Все, что, так и не удержавшись, пишу о себе, есть в «Блокадной книге». Удивительно много повторяется в воспоминаниях блокадников одинакового, прямо тавтология. И с такой же удивительной точностью авторы объясняют, почему разрешают себе эти многочисленные повторы. Их пример о четырех Евангелиях, которые Репин и Толстой попытались соединить в единую историю жизни Иисуса Христа, замечателен.
Да, все вроде бы у всех повторимо, но и неповторимо. Все требует выслушивания и взгляда со всех четырех сторон света, если обрек себя на подвижничество в поиске правды.
Где покоробило?
«Сквозь годы многое в блокаде светится поэтически, проступает романтика общего подвига». Это после сообщения о том, что некоторые в блокаду писали стихи. Дальше подробно объясняется, что дело идет о сознании историзма (сквозь память о голоде, холоде, трупном ужасе).
Конечно, есть высокий мажор: «Ленинград устоял! Мы выстояли! Жизнь продолжается!» Но не найдены правильные, точные слова. Нельзя, невозможно: «светится поэтически, проступает романтика»… Какая, к чертовой матери, «романтика»!
Хотя мысль-то правильная. У Достоевского от минут перед казнью осталось, кажется, навсегда только видение куска синего неба и отблеск солнца на куполе собора – он это в каком-то просвете увидел. Так что в книге мысль точная, гордая мысль, но слова надо найти единственные.

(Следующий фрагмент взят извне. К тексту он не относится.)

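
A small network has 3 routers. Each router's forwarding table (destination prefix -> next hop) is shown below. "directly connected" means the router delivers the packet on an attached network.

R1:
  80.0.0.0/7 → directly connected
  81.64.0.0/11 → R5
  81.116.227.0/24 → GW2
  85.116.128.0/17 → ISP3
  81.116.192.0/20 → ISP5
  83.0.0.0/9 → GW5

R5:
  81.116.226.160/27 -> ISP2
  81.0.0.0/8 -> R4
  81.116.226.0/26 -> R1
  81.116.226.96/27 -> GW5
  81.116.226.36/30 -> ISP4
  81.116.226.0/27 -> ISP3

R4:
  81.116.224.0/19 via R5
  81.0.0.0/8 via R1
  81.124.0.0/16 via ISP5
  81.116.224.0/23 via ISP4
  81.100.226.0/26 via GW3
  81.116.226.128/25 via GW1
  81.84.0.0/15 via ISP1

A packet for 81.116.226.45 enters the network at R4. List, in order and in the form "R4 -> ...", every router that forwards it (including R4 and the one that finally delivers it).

R4 -> R5 -> R1

At R4: longest match for 81.116.226.45 is 81.116.224.0/19 -> R5
At R5: longest match for 81.116.226.45 is 81.116.226.0/26 -> R1
At R1: longest match for 81.116.226.45 is 80.0.0.0/7 -> directly connected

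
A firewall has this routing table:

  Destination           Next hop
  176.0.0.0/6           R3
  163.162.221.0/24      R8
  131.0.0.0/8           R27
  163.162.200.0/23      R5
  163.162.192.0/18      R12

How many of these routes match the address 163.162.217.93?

Prefixes containing 163.162.217.93:
  163.162.192.0/18 (163.162.192.0 - 163.162.255.255)
Total matching entries: 1.

1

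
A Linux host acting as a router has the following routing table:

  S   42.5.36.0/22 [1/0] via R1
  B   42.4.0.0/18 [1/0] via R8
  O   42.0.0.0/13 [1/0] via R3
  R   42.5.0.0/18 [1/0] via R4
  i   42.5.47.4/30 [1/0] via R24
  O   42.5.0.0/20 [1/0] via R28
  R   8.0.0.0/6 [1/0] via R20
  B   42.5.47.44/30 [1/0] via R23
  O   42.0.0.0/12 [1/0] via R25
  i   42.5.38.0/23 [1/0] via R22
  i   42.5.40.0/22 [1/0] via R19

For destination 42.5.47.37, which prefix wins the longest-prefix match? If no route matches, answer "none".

Entries matching 42.5.47.37:
  42.0.0.0/12 (42.0.0.0 - 42.15.255.255)
  42.0.0.0/13 (42.0.0.0 - 42.7.255.255)
  42.5.0.0/18 (42.5.0.0 - 42.5.63.255)
Most specific is 42.5.0.0/18.

42.5.0.0/18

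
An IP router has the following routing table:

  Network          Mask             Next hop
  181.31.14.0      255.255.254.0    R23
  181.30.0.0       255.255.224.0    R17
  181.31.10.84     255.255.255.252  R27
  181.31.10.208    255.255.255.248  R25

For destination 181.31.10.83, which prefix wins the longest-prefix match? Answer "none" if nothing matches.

none

181.31.10.83 is outside every listed prefix and there is no default route.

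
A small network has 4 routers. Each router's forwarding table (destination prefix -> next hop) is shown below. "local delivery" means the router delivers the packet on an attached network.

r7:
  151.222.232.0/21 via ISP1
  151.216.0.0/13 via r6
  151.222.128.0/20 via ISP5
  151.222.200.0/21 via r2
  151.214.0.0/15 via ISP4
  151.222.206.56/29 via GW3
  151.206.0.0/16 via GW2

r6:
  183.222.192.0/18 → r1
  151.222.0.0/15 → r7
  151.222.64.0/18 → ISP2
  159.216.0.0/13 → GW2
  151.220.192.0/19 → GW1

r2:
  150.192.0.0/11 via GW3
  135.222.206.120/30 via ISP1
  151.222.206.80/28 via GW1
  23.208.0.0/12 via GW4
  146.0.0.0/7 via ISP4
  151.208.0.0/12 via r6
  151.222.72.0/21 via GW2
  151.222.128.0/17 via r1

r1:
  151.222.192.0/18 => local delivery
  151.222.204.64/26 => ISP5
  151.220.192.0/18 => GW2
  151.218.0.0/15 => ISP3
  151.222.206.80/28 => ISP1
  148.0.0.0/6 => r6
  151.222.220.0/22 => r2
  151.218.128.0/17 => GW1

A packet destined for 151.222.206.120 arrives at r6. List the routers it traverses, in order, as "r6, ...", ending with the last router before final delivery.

At r6: longest match for 151.222.206.120 is 151.222.0.0/15 -> r7
At r7: longest match for 151.222.206.120 is 151.222.200.0/21 -> r2
At r2: longest match for 151.222.206.120 is 151.222.128.0/17 -> r1
At r1: longest match for 151.222.206.120 is 151.222.192.0/18 -> local delivery

r6, r7, r2, r1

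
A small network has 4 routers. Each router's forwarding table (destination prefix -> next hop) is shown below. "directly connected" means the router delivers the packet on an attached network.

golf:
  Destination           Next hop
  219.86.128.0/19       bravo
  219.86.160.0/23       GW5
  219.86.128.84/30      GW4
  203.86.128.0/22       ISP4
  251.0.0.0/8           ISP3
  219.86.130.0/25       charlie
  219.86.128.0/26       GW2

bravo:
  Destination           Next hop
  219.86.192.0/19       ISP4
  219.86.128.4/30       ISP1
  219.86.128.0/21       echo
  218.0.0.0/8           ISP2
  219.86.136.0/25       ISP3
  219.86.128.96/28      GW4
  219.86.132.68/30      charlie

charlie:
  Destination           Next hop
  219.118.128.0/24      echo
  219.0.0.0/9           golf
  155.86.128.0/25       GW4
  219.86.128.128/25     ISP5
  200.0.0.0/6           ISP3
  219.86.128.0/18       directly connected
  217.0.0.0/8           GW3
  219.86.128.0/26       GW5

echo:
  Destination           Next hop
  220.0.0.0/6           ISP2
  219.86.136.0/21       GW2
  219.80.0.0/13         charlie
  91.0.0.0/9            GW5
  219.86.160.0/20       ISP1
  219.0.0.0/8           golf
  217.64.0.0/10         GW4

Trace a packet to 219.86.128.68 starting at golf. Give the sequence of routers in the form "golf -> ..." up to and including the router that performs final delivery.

At golf: longest match for 219.86.128.68 is 219.86.128.0/19 -> bravo
At bravo: longest match for 219.86.128.68 is 219.86.128.0/21 -> echo
At echo: longest match for 219.86.128.68 is 219.80.0.0/13 -> charlie
At charlie: longest match for 219.86.128.68 is 219.86.128.0/18 -> directly connected

golf -> bravo -> echo -> charlie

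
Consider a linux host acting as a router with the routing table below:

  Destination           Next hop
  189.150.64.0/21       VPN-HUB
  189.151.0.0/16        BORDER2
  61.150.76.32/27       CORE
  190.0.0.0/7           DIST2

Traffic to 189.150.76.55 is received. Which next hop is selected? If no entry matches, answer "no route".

No entry's prefix contains 189.150.76.55; there is no default route.

no route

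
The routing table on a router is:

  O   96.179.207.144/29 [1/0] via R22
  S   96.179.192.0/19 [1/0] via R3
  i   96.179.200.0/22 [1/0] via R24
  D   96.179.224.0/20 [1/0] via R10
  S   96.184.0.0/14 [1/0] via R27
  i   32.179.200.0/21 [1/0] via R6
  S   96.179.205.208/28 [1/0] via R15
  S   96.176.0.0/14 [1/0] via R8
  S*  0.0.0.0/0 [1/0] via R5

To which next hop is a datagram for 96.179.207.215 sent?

Routes whose prefix contains 96.179.207.215:
  0.0.0.0/0 (default, matches everything) -> R5
  96.176.0.0/14 (96.176.0.0 - 96.179.255.255) -> R8
  96.179.192.0/19 (96.179.192.0 - 96.179.223.255) -> R3
More-specific entries that do NOT match:
  96.179.207.144/29 (96.179.207.144 - 96.179.207.151) does not contain 96.179.207.215
  96.179.205.208/28 (96.179.205.208 - 96.179.205.223) does not contain 96.179.207.215
  96.179.200.0/22 (96.179.200.0 - 96.179.203.255) does not contain 96.179.207.215
  32.179.200.0/21 (32.179.200.0 - 32.179.207.255) does not contain 96.179.207.215
  96.179.224.0/20 (96.179.224.0 - 96.179.239.255) does not contain 96.179.207.215
Longest matching prefix is /19 -> next hop R3.

R3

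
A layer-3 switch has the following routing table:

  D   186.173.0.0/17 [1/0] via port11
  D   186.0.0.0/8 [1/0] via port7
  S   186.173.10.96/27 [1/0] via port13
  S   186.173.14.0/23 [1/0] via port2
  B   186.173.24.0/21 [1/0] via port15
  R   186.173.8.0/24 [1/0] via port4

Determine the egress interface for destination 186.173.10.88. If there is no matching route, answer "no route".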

Или вот я, например, легко плакал, когда при мне вспоминали блокаду или я сам вслух вспоминал ее при людях, но при чтении «Блокадной книги» ни разу не заплакал, а очень боялся, платок приготовил. Так вот, хорошо то, что я не плакал, или плохо? Выиграли здесь авторы или проиграли? Вопрос чрезвычайно сложный, тут сразу не ответишь.

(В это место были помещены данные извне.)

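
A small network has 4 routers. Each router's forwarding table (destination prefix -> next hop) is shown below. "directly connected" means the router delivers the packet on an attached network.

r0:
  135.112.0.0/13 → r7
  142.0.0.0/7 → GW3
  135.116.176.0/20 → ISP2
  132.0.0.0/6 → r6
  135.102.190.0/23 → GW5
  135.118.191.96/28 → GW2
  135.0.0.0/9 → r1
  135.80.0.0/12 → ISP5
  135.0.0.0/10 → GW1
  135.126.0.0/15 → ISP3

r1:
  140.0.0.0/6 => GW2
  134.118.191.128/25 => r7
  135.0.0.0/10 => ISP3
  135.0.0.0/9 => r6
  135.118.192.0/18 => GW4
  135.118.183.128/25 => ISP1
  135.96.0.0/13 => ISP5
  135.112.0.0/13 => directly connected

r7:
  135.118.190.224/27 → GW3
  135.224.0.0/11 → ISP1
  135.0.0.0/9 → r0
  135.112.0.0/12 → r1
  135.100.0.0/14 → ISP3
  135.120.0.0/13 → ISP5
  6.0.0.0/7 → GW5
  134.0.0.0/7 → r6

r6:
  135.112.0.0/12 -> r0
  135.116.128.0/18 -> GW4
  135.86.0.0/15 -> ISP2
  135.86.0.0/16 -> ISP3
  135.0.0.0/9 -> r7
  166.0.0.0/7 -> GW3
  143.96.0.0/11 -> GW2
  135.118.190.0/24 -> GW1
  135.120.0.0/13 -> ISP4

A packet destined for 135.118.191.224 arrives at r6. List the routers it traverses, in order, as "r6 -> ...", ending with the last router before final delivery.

At r6: longest match for 135.118.191.224 is 135.112.0.0/12 -> r0
At r0: longest match for 135.118.191.224 is 135.112.0.0/13 -> r7
At r7: longest match for 135.118.191.224 is 135.112.0.0/12 -> r1
At r1: longest match for 135.118.191.224 is 135.112.0.0/13 -> directly connected

r6 -> r0 -> r7 -> r1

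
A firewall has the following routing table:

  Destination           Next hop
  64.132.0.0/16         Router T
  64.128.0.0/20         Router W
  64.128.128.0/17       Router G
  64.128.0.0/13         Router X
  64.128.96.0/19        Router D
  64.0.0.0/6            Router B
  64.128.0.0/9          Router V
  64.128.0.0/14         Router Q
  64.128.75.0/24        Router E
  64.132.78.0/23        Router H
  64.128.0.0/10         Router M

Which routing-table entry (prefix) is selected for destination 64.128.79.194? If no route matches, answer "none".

64.128.0.0/14

Entries matching 64.128.79.194:
  64.0.0.0/6 (64.0.0.0 - 67.255.255.255)
  64.128.0.0/9 (64.128.0.0 - 64.255.255.255)
  64.128.0.0/10 (64.128.0.0 - 64.191.255.255)
  64.128.0.0/13 (64.128.0.0 - 64.135.255.255)
  64.128.0.0/14 (64.128.0.0 - 64.131.255.255)
Most specific is 64.128.0.0/14.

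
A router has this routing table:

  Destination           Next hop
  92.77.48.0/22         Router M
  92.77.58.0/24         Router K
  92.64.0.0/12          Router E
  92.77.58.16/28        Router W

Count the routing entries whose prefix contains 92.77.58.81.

2

Prefixes containing 92.77.58.81:
  92.64.0.0/12 (92.64.0.0 - 92.79.255.255)
  92.77.58.0/24 (92.77.58.0 - 92.77.58.255)
Total matching entries: 2.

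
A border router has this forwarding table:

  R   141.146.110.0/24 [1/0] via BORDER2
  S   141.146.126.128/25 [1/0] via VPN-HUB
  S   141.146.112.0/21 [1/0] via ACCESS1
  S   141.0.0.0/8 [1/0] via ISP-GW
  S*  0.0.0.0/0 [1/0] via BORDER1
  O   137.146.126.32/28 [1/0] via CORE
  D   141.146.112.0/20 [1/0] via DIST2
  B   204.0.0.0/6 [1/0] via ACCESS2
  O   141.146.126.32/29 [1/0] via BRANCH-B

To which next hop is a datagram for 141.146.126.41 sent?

DIST2

Routes whose prefix contains 141.146.126.41:
  0.0.0.0/0 (default, matches everything) -> BORDER1
  141.0.0.0/8 (141.0.0.0 - 141.255.255.255) -> ISP-GW
  141.146.112.0/20 (141.146.112.0 - 141.146.127.255) -> DIST2
More-specific entries that do NOT match:
  141.146.126.32/29 (141.146.126.32 - 141.146.126.39) does not contain 141.146.126.41
  137.146.126.32/28 (137.146.126.32 - 137.146.126.47) does not contain 141.146.126.41
  141.146.126.128/25 (141.146.126.128 - 141.146.126.255) does not contain 141.146.126.41
  141.146.110.0/24 (141.146.110.0 - 141.146.110.255) does not contain 141.146.126.41
  141.146.112.0/21 (141.146.112.0 - 141.146.119.255) does not contain 141.146.126.41
Longest matching prefix is /20 -> next hop DIST2.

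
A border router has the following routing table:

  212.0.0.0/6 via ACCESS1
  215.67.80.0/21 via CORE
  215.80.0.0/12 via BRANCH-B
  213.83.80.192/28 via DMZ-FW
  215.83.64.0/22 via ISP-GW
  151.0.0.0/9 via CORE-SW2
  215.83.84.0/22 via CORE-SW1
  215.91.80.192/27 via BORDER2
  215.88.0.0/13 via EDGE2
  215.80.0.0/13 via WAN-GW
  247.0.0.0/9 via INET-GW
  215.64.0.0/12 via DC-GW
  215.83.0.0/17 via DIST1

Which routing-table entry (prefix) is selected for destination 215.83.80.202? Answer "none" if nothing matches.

215.83.0.0/17

Entries matching 215.83.80.202:
  212.0.0.0/6 (212.0.0.0 - 215.255.255.255)
  215.80.0.0/12 (215.80.0.0 - 215.95.255.255)
  215.80.0.0/13 (215.80.0.0 - 215.87.255.255)
  215.83.0.0/17 (215.83.0.0 - 215.83.127.255)
Most specific is 215.83.0.0/17.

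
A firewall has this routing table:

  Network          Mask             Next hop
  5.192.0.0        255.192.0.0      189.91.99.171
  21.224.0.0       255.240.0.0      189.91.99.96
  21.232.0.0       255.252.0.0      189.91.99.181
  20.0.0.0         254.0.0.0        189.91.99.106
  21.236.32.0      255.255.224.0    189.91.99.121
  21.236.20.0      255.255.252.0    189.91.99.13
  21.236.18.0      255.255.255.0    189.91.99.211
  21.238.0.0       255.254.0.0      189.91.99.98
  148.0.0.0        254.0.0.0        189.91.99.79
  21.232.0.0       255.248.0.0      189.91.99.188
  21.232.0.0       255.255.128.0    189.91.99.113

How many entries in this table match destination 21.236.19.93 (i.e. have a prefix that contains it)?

Prefixes containing 21.236.19.93:
  20.0.0.0/7 (20.0.0.0 - 21.255.255.255)
  21.224.0.0/12 (21.224.0.0 - 21.239.255.255)
  21.232.0.0/13 (21.232.0.0 - 21.239.255.255)
Total matching entries: 3.

3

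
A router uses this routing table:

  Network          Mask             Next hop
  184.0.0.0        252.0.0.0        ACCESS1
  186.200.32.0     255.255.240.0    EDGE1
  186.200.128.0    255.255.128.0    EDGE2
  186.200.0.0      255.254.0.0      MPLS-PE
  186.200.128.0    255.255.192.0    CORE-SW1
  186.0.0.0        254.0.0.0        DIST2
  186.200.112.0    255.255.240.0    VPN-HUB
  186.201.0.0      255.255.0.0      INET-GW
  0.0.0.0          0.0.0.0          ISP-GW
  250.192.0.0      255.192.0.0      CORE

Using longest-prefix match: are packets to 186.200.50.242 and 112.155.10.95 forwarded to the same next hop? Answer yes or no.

186.200.50.242: longest match 186.200.0.0/15 -> MPLS-PE
112.155.10.95: longest match 0.0.0.0/0 -> ISP-GW

no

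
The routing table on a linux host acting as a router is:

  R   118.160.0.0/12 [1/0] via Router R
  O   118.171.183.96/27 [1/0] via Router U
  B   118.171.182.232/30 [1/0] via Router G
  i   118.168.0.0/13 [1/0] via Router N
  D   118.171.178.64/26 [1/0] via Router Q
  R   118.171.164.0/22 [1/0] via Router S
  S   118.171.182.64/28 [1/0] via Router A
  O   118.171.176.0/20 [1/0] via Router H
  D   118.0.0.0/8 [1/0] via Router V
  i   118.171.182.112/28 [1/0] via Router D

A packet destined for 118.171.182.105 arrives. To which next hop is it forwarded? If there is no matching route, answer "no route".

Router H

Routes whose prefix contains 118.171.182.105:
  118.0.0.0/8 (118.0.0.0 - 118.255.255.255) -> Router V
  118.160.0.0/12 (118.160.0.0 - 118.175.255.255) -> Router R
  118.168.0.0/13 (118.168.0.0 - 118.175.255.255) -> Router N
  118.171.176.0/20 (118.171.176.0 - 118.171.191.255) -> Router H
More-specific entries that do NOT match:
  118.171.182.232/30 (118.171.182.232 - 118.171.182.235) does not contain 118.171.182.105
  118.171.182.64/28 (118.171.182.64 - 118.171.182.79) does not contain 118.171.182.105
  118.171.182.112/28 (118.171.182.112 - 118.171.182.127) does not contain 118.171.182.105
  118.171.183.96/27 (118.171.183.96 - 118.171.183.127) does not contain 118.171.182.105
  118.171.178.64/26 (118.171.178.64 - 118.171.178.127) does not contain 118.171.182.105
  118.171.164.0/22 (118.171.164.0 - 118.171.167.255) does not contain 118.171.182.105
Longest matching prefix is /20 -> next hop Router H.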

Но думаю, не место рядом с жизнью и смертью говорить о литературной технологии «Блокадной книги»; о том поиске жанра, который наличествует: и магнитофон, и ремарка, крайне, как мне иногда чудится, скупая, а иногда, как мне чудится, лишняя; и монтаж, и поиск оптимального для эмоционального удара объема…
Много тут о чем можно было бы поговорить в смысле литературном – ведь это не книга репортажей или документов, это книга прозаиков, которые всю писательскую жизнь беспощадно ищут наиболее подходящий к социально-историческому моменту жанр. Это никак не журналистская книга.
Хемингуэй где-то заметил, что журналистика не становится литературой даже в том случае, если ей впрыскивают солидную дозу ложноэпического тона, и еще отмечает, что «все плохие писатели обожают эпос». Так вот тут этими грехами не пахнет, а свалиться-то, соскользнуть на этот путь было весьма даже легко.
«Блокадная книга» – это книга русских писателей, стенографирующих факты и в чрезвычайно сжатой, скупой форме думающих об основах человеческого духовного бытия, о феноменологии человеческого духа. Простите за мудрено-иностранное слово, но оно нужно здесь, потому что ленинградская блокада не только России, а мира явление. И читать эту книгу следует внимательно, не поддаваться внешней мучительно-горькой фактологии, идти в глубь книги, искать под материалом самой ужасной за всю историю человечества драмы – мысль.